= Johnnycake Town =

Settlement settled in the 18th century

Johnnycake Town, also called Journeycake Town, was an 18th-century neighborhood in Baltimore County, Maryland, United States, which served as an early stopping point along the old route to Frederick from Baltimore. It was located two miles north of the location where Catonsville later developed, whose residential sprawl now surrounds the neighborhood. This settlement has been noted as the earliest in the Catonsville region.

==History==
The land that later became Johnnycake Town was a series of lots leased by landowner Daniel Carroll about the 1770s along the old road to Frederick, originally called Dillonsfield. It was developed adjacent to the northern border of the Mount Dillon plantation. The settlement was noted as "Dillon's Field" as the first among numerous stops along the road in a 1792 law passed by the Maryland Assembly.

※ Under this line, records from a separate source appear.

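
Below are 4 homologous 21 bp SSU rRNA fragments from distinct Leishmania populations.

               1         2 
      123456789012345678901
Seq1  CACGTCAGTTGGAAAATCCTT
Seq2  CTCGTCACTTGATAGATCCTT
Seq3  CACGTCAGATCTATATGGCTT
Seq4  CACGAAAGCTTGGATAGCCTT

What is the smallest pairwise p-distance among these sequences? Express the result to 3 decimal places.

0.238

Pairwise Hamming distances:
  Seq1 vs Seq2: 5
  Seq1 vs Seq3: 7
  Seq1 vs Seq4: 7
  Seq2 vs Seq3: 11
  Seq2 vs Seq4: 10
  Seq3 vs Seq4: 10
The smallest is 5 mismatches, between Seq1 and Seq2; p = 5/21 = 0.238.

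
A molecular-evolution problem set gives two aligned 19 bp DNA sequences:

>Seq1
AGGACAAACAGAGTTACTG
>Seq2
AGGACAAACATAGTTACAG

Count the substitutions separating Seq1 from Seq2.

2

Mismatches occur at site 11 (G↔T), site 18 (T↔A).
That gives 2 mismatches out of 19 aligned sites, so the Hamming distance is 2.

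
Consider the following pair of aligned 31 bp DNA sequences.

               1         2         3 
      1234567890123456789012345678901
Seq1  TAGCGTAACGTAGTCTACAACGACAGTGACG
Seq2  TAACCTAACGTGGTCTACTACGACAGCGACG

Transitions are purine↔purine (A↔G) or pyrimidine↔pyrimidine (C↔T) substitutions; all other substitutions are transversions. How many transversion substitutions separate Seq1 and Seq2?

Differing sites — 3:G/A (Ti); 5:G/C (Tv); 12:A/G (Ti); 19:A/T (Tv); 27:T/C (Ti).
Of the 5 differences, 3 transitions and 2 transversions, so the answer is 2.

2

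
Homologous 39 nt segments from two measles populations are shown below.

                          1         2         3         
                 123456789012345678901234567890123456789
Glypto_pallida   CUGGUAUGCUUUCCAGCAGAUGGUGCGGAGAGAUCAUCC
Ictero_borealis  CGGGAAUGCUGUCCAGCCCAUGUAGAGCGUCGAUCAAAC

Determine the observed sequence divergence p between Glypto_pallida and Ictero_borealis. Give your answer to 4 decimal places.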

Tobacco was cultivated heavily in this region, including at the settlement, which was harvested and rolled toward Rolling Road, then south to the seaport at Elkridge Landing on the Patapsco River.

A tavern, popular for its johnnycakes, later owed itself to the nickname for the settlement, which became a common stopping place for travelers. The road soon became known as Johnnycake Road. By 1905, it was related that the number of houses of the original settlement, in the present-day 6600 block of Johnnycake Road, had halved, and that the older log structures had been replaced by frame structures.